Katholische Karrieren

■ Hollands Premier und Außenminister wollen zu EG und Nato

Die Präsidentschaft in der EG wechselt jedes halbe Jahr. Das nächste Semester wird von Den Haag aus koordiniert. Es verspricht eine besonders wichtige Periode in der Geschichte der EG zu werden: Sozusagen als Krönung der niederländischen Präsidentschaftszeit sollen die beiden Regierungskonferenzen Ende des Jahres abgeschlossen werden, die letzten Dezember eingesetzt wurden, um aus der EG eine Wirtschafts- und Währungsunion einschließlich politischer Union zu machen. Ob es wirklich zur Unterzeichnung der Verträge kommen wird, ist jedoch noch offen. Daß ausgerechnet in dieser Phase die Holländer die Rolle der Vermittler übernehmen, ist allerdings kein gutes Omen. Schließlich vertreten sie in den beiden zentralen Fragen die extremsten Positionen. Was die Verteidigung angeht, sind sie stramme Atlantiker — schlimmer noch als die Briten. Diese vehemente US-Hörigkeit mag überraschen, doch die niederländische Außenpolitik basiert weniger auf strategischen Konzepten als auf moralischen Vorstellungen — und den persönlichen Ambitionen ihres Premierministers Lubbers und des Außenministers van den Boek.
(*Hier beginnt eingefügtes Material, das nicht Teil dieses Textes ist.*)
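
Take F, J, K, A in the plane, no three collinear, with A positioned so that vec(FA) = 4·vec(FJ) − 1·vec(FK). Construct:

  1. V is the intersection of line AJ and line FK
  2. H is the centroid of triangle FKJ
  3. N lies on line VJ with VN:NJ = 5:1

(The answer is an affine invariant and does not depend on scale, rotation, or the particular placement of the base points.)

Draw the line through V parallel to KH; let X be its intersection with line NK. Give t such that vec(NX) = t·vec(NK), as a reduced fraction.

t = 25/13

Assign F = (0, 0), J = (1, 0), K = (0, 1), A = (4, -1) — the answer is frame-independent, so this choice is without loss of generality.
1. V is the intersection of line AJ and line FK ⇒ V = (0, 1/3)
2. H is the centroid of triangle FKJ ⇒ H = (1/3, 1/3)
3. N lies on line VJ with VN:NJ = 5:1 ⇒ N = (5/6, 1/18)
through V parallel to KH: direction (1/3, -2/3); meets NK at X = (-10/13, 73/39)
X = N + t·(K−N) with t = 25/13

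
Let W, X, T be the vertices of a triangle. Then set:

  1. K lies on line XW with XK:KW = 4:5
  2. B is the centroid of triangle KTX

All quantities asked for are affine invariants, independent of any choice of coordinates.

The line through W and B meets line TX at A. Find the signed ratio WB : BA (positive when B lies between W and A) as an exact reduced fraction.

WB:BA = 23/4

Assign W = (0, 0), X = (1, 0), T = (0, 1) — the answer is frame-independent, so this choice is without loss of generality.
1. K lies on line XW with XK:KW = 4:5 ⇒ K = (5/9, 0)
2. B is the centroid of triangle KTX ⇒ B = (14/27, 1/3)
line WB meets TX at A = (14/23, 9/23)
B = W + t·(A−W) with t = 23/27, so WB:BA = 23/27:4/27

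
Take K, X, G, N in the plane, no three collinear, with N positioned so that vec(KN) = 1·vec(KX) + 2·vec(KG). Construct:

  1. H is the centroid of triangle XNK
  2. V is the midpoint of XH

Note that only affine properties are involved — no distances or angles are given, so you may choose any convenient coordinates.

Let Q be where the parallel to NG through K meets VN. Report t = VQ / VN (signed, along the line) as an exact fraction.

t = 1/3

Work in coordinates with K = (0, 0), X = (1, 0), G = (0, 1), N = (1, 2).
1. H is the centroid of triangle XNK ⇒ H = (2/3, 2/3)
2. V is the midpoint of XH ⇒ V = (5/6, 1/3)
through K parallel to NG: direction (-1, -1); meets VN at Q = (8/9, 8/9)
Q = V + t·(N−V) with t = 1/3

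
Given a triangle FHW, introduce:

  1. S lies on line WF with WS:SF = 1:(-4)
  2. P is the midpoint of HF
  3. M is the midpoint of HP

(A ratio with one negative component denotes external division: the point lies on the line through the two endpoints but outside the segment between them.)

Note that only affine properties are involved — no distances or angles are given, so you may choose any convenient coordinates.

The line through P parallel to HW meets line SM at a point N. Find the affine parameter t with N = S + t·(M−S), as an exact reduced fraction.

t = 10/7

Work in coordinates with F = (0, 0), H = (1, 0), W = (0, 1).
1. S lies on line WF with WS:SF = 1:(-4) ⇒ S = (0, 4/3)
2. P is the midpoint of HF ⇒ P = (1/2, 0)
3. M is the midpoint of HP ⇒ M = (3/4, 0)
through P parallel to HW: direction (-1, 1); meets SM at N = (15/14, -4/7)
N = S + t·(M−S) with t = 10/7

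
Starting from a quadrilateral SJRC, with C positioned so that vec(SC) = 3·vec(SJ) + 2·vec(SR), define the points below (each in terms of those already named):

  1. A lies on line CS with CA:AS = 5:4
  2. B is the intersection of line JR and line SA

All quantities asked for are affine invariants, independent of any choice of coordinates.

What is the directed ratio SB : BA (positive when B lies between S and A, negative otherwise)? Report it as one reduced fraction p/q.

Set S = (0, 0), J = (1, 0), R = (0, 1), C = (3, 2); any affine frame gives the same invariant.
1. A lies on line CS with CA:AS = 5:4 ⇒ A = (4/3, 8/9)
2. B is the intersection of line JR and line SA ⇒ B = (3/5, 2/5)
B = S + t·(A−S) with t = 9/20, so SB:BA = t:(1−t) = 9/20:11/20

SB:BA = 9/11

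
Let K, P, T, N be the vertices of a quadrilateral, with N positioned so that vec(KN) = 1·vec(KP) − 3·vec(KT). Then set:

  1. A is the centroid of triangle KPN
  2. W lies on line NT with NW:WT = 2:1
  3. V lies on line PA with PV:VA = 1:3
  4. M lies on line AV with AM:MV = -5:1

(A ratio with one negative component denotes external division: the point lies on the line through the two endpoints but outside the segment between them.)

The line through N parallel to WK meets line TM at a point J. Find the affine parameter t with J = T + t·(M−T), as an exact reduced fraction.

Set K = (0, 0), P = (1, 0), T = (0, 1), N = (1, -3); any affine frame gives the same invariant.
1. A is the centroid of triangle KPN ⇒ A = (2/3, -1)
2. W lies on line NT with NW:WT = 2:1 ⇒ W = (1/3, -1/3)
3. V lies on line PA with PV:VA = 1:3 ⇒ V = (11/12, -1/4)
4. M lies on line AV with AM:MV = -5:1 ⇒ M = (47/48, -1/16)
through N parallel to WK: direction (-1/3, 1/3); meets TM at J = (141/4, -149/4)
J = T + t·(M−T) with t = 36

t = 36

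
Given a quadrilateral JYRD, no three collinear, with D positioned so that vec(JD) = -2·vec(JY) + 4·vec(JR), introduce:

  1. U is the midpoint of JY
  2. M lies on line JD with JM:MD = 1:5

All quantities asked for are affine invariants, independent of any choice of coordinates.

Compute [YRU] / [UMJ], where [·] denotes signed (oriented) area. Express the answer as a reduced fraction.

Assign J = (0, 0), Y = (1, 0), R = (0, 1), D = (-2, 4) — the answer is frame-independent, so this choice is without loss of generality.
1. U is the midpoint of JY ⇒ U = (1/2, 0)
2. M lies on line JD with JM:MD = 1:5 ⇒ M = (-1/3, 2/3)
2·[YRU] = 1/2, 2·[UMJ] = 1/3
[YRU]:[UMJ] = 1/2:1/3 = 3/2

[YRU]:[UMJ] = 3/2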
Letzterer blockierte deswegen eine Entscheidung der WEU-Außenminister, die dem Europäischen Rat, wie die EG-Regierungschefs ihre halbjährlichen Gipfeltreffen nennen, gestattet hätte, die Richtlinien der WEU-Politik vorzugeben. Selbst die Briten waren bereit, diesen Kompromiß mitzutragen. Doch van den Boek blieb stur: Der Katholik möchte angeblich Wörner als Nato- Generalsekretär beerben. Aus ähnlichen Gründen widersetzt er sich auch Plänen, dem Europäischen Rat mehr Entscheidungsbefugnisse im Bereich der Außenpolitik einzuräumen. Denn dadurch würden Lubbers Mittel in die Hand gegeben, so van den Boeks Befürchtung, in seine Außenpolitik hineinzuregieren. Schließlich hat auch der katholische Premier ehrgeizige Pläne: Er möchte Delors' Nachfolger als Präsident der EG-Kommission werden. Deshalb setzt er sich für dessen Idee einer politischen Union ein. Da er aber zur Verwirklichung seiner Ambitionen das Ja seiner Kollegen — auch des britischen Premiers — braucht, heißt es vorsichtig taktieren. Keine guten Aussichten für die politische Union, die jetzt klare Vorgaben bräuchte. Edward Mortimer

Der Autor ist Redakteur der britischen Tageszeitung 'Financial Times‘.